For Immediate Release
March 4, 2021
UNCEDED KWANTLEN, KATZIE, KWIKWETLEM, QAYQAYT TERRITORY (SURREY): On Monday, March 1st, bylaw officers seized Shiloh Cheyanna Ghostkeeper’s belongings, including the tent, bedding, and warm clothes she needs to survive winter nights on the streets of Surrey.
Bylaw officer Jag Bhandal decided that Ghostkeeper’s belongings were garbage; he seized and threw them away without giving Ghostkeeper any opportunity to retrieve her possessions. When she protested, Bhandal threatened her with arrest.
The incident has taken a heavy toll on Ghostkeeper. “I cried all day yesterday,” she said. “It messes with a person’s head, mentally, and it messes with you physically.” Ghostkeeper has decided to speak out about her experience to pressure the City of Surrey to change its discriminatory policies. “They should treat us like humans, not like animals,” she said.
WHAT: Rally and press conference
WHEN: Thursday, March 4th at 1:00pm
WHERE: Outside of Surrey Urban Mission (SUMS)
10776 King George Blvd (at 108 Ave), Surrey
The City of Surrey endows individual bylaw officers with the power to seize and dispose of homeless people’s belongings based on their individual whim. As the manager of Community Enforcement, Martin Blais, said in a phone call on Tuesday, “If we think it’s garbage, it immediately goes into a disposal vehicle.” Once items are thrown away, there is no opportunity to retrieve them.
City of Surrey policies, which allow for the routine theft of homeless people’s belongings by police and bylaw officers, contravene Section 7 of the Canadian Charter of Rights and Freedoms, which guarantees the right to security of the person and property. At a “know your rights” workshop in June 2020, Pivot Legal Society advised, “If police are trying to take your things, you can inform them that you need your belongings to survive, and that by taking your belongings, they are putting your health and safety at risk. Your rights to life, liberty, and security are protected by Section 7 of the Charter.”
A survey being conducted by the Whalley Street Council, a group of unhoused and underhoused community leaders, shows that Ghostkeeper’s experience of police and bylaw seizure of her belongings is a widespread problem for unhoused people in Surrey.

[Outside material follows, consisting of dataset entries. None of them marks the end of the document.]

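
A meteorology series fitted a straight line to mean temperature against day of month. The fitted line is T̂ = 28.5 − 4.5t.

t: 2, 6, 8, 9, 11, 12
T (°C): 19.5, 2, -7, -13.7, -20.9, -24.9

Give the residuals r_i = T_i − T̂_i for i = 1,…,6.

t=2: T̂ = 28.5 − 4.5·2 = 19.5; r = 19.5 − 19.5 = 0
t=6: T̂ = 28.5 − 4.5·6 = 1.5; r = 2 − 1.5 = 0.5
t=8: T̂ = 28.5 − 4.5·8 = -7.5; r = -7 − (-7.5) = 0.5
t=9: T̂ = 28.5 − 4.5·9 = -12; r = -13.7 − (-12) = -1.7
t=11: T̂ = 28.5 − 4.5·11 = -21; r = -20.9 − (-21) = 0.1
t=12: T̂ = 28.5 − 4.5·12 = -25.5; r = -24.9 − (-25.5) = 0.6

0, 0.5, 0.5, -1.7, 0.1, 0.6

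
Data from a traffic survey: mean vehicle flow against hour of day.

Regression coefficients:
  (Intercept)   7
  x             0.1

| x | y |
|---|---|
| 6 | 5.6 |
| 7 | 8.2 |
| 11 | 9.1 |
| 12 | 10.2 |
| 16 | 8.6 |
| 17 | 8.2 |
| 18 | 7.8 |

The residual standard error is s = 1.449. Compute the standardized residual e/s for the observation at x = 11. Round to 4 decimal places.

ŷ = 7 + 0.1·11 = 8.1
e = 9.1 − 8.1 = 1
e/s = 1 / 1.449 = 0.6901

0.6901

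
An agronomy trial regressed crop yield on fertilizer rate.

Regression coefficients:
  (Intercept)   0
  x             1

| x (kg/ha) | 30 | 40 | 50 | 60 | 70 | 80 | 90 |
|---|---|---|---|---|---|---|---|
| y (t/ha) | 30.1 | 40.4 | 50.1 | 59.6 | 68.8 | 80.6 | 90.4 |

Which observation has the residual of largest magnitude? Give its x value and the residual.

x = 70, e = -1.2

x=30: ŷ = 30 = 30; e = 30.1 − 30 = 0.1
x=40: ŷ = 40 = 40; e = 40.4 − 40 = 0.4
x=50: ŷ = 50 = 50; e = 50.1 − 50 = 0.1
x=60: ŷ = 60 = 60; e = 59.6 − 60 = -0.4
x=70: ŷ = 70 = 70; e = 68.8 − 70 = -1.2
x=80: ŷ = 80 = 80; e = 80.6 − 80 = 0.6
x=90: ŷ = 90 = 90; e = 90.4 − 90 = 0.4
Largest |e| is 1.2 at x = 70, residual -1.2.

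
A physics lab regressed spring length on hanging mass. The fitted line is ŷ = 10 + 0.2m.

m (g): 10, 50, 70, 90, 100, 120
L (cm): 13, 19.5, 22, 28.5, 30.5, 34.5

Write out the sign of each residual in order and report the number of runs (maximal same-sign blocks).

m=10: ŷ = 10 + 0.2·10 = 12; e = 13 − 12 = 1
m=50: ŷ = 10 + 0.2·50 = 20; e = 19.5 − 20 = -0.5
m=70: ŷ = 10 + 0.2·70 = 24; e = 22 − 24 = -2
m=90: ŷ = 10 + 0.2·90 = 28; e = 28.5 − 28 = 0.5
m=100: ŷ = 10 + 0.2·100 = 30; e = 30.5 − 30 = 0.5
m=120: ŷ = 10 + 0.2·120 = 34; e = 34.5 − 34 = 0.5
Signs: + − − + + +
Runs: +×1, −×2, +×3 → 3

3 runs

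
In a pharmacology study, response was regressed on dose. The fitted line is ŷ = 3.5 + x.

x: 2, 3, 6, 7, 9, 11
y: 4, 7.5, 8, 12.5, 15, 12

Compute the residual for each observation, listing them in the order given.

x=2: ŷ = 3.5 + 2 = 5.5; r = 4 − 5.5 = -1.5
x=3: ŷ = 3.5 + 3 = 6.5; r = 7.5 − 6.5 = 1
x=6: ŷ = 3.5 + 6 = 9.5; r = 8 − 9.5 = -1.5
x=7: ŷ = 3.5 + 7 = 10.5; r = 12.5 − 10.5 = 2
x=9: ŷ = 3.5 + 9 = 12.5; r = 15 − 12.5 = 2.5
x=11: ŷ = 3.5 + 11 = 14.5; r = 12 − 14.5 = -2.5

-1.5, 1, -1.5, 2, 2.5, -2.5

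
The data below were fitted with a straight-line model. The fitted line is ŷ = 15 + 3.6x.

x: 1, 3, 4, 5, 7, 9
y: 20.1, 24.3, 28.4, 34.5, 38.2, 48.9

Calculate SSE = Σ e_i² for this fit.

x=1: ŷ = 15 + 3.6·1 = 18.6; e = 20.1 − 18.6 = 1.5
x=3: ŷ = 15 + 3.6·3 = 25.8; e = 24.3 − 25.8 = -1.5
x=4: ŷ = 15 + 3.6·4 = 29.4; e = 28.4 − 29.4 = -1
x=5: ŷ = 15 + 3.6·5 = 33; e = 34.5 − 33 = 1.5
x=7: ŷ = 15 + 3.6·7 = 40.2; e = 38.2 − 40.2 = -2
x=9: ŷ = 15 + 3.6·9 = 47.4; e = 48.9 − 47.4 = 1.5
SSE = 2.25 + 2.25 + 1 + 2.25 + 4 + 2.25 = 14

SSE = 14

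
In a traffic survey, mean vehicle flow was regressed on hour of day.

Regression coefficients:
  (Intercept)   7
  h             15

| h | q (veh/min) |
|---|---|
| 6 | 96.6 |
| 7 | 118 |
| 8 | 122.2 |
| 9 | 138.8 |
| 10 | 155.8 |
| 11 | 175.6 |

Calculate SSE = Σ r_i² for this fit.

h=6: q̂ = 7 + 15·6 = 97; r = 96.6 − 97 = -0.4
h=7: q̂ = 7 + 15·7 = 112; r = 118 − 112 = 6
h=8: q̂ = 7 + 15·8 = 127; r = 122.2 − 127 = -4.8
h=9: q̂ = 7 + 15·9 = 142; r = 138.8 − 142 = -3.2
h=10: q̂ = 7 + 15·10 = 157; r = 155.8 − 157 = -1.2
h=11: q̂ = 7 + 15·11 = 172; r = 175.6 − 172 = 3.6
SSE = 0.16 + 36 + 23.04 + 10.24 + 1.44 + 12.96 = 83.84

SSE = 83.84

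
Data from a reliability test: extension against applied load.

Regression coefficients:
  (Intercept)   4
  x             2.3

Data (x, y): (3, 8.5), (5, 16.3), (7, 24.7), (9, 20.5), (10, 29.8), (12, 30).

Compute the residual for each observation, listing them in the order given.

-2.4, 0.8, 4.6, -4.2, 2.8, -1.6

x=3: ŷ = 4 + 2.3·3 = 10.9; e = 8.5 − 10.9 = -2.4
x=5: ŷ = 4 + 2.3·5 = 15.5; e = 16.3 − 15.5 = 0.8
x=7: ŷ = 4 + 2.3·7 = 20.1; e = 24.7 − 20.1 = 4.6
x=9: ŷ = 4 + 2.3·9 = 24.7; e = 20.5 − 24.7 = -4.2
x=10: ŷ = 4 + 2.3·10 = 27; e = 29.8 − 27 = 2.8
x=12: ŷ = 4 + 2.3·12 = 31.6; e = 30 − 31.6 = -1.6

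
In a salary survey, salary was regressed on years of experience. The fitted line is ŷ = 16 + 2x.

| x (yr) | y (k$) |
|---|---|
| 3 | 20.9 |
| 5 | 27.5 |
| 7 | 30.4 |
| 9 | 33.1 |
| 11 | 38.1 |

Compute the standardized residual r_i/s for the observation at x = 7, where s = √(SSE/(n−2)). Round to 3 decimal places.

0.329

x=3: ŷ = 16 + 2·3 = 22; r = 20.9 − 22 = -1.1
x=5: ŷ = 16 + 2·5 = 26; r = 27.5 − 26 = 1.5
x=7: ŷ = 16 + 2·7 = 30; r = 30.4 − 30 = 0.4
x=9: ŷ = 16 + 2·9 = 34; r = 33.1 − 34 = -0.9
x=11: ŷ = 16 + 2·11 = 38; r = 38.1 − 38 = 0.1
SSE = 1.21 + 2.25 + 0.16 + 0.81 + 0.01 = 4.44
s = √(4.44/3) = 1.21655
r/s = 0.4 / 1.21655 = 0.329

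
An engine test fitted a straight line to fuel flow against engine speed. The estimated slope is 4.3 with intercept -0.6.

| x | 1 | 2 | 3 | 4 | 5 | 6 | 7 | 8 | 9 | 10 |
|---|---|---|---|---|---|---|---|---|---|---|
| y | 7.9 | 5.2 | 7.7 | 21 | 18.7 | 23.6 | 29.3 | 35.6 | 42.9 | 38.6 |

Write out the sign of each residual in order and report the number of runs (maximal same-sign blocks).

x=1: ŷ = -0.6 + 4.3·1 = 3.7; e = 7.9 − 3.7 = 4.2
x=2: ŷ = -0.6 + 4.3·2 = 8; e = 5.2 − 8 = -2.8
x=3: ŷ = -0.6 + 4.3·3 = 12.3; e = 7.7 − 12.3 = -4.6
x=4: ŷ = -0.6 + 4.3·4 = 16.6; e = 21 − 16.6 = 4.4
x=5: ŷ = -0.6 + 4.3·5 = 20.9; e = 18.7 − 20.9 = -2.2
x=6: ŷ = -0.6 + 4.3·6 = 25.2; e = 23.6 − 25.2 = -1.6
x=7: ŷ = -0.6 + 4.3·7 = 29.5; e = 29.3 − 29.5 = -0.2
x=8: ŷ = -0.6 + 4.3·8 = 33.8; e = 35.6 − 33.8 = 1.8
x=9: ŷ = -0.6 + 4.3·9 = 38.1; e = 42.9 − 38.1 = 4.8
x=10: ŷ = -0.6 + 4.3·10 = 42.4; e = 38.6 − 42.4 = -3.8
Signs: + − − + − − − + + −
Runs: +×1, −×2, +×1, −×3, +×2, −×1 → 6

6 runs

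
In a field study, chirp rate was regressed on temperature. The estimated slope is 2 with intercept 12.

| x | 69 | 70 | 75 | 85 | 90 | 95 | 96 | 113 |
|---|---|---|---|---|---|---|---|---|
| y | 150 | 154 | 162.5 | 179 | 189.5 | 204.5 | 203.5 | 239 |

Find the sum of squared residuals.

SSE = 27

x=69: ŷ = 12 + 2·69 = 150; r = 150 − 150 = 0
x=70: ŷ = 12 + 2·70 = 152; r = 154 − 152 = 2
x=75: ŷ = 12 + 2·75 = 162; r = 162.5 − 162 = 0.5
x=85: ŷ = 12 + 2·85 = 182; r = 179 − 182 = -3
x=90: ŷ = 12 + 2·90 = 192; r = 189.5 − 192 = -2.5
x=95: ŷ = 12 + 2·95 = 202; r = 204.5 − 202 = 2.5
x=96: ŷ = 12 + 2·96 = 204; r = 203.5 − 204 = -0.5
x=113: ŷ = 12 + 2·113 = 238; r = 239 − 238 = 1
SSE = 0 + 4 + 0.25 + 9 + 6.25 + 6.25 + 0.25 + 1 = 27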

The Council has surveyed 40 members of the Surrey street community and found that 85% of respondents have lost belongings to police, bylaw, private security, or social workers. Respondents have lost tents (30), bedding (30), clothes (30), money (28), identification (26), medication (24), keepsakes (31), and other items including work gear and tools, photographs of loved ones, and family members’ ashes.
The Whalley Street Council is demanding:
- That the City of Surrey immediately end police and bylaw theft,
- Provide secure storage lockers for every unhoused person in Surrey, and
- Compensate Shiloh Cheyanna Ghostkeeper $1,000 for her lost belongings; and
- That the Province of BC to build permanent social housing with rights under the RTA for every unhoused and underhoused person living in BC.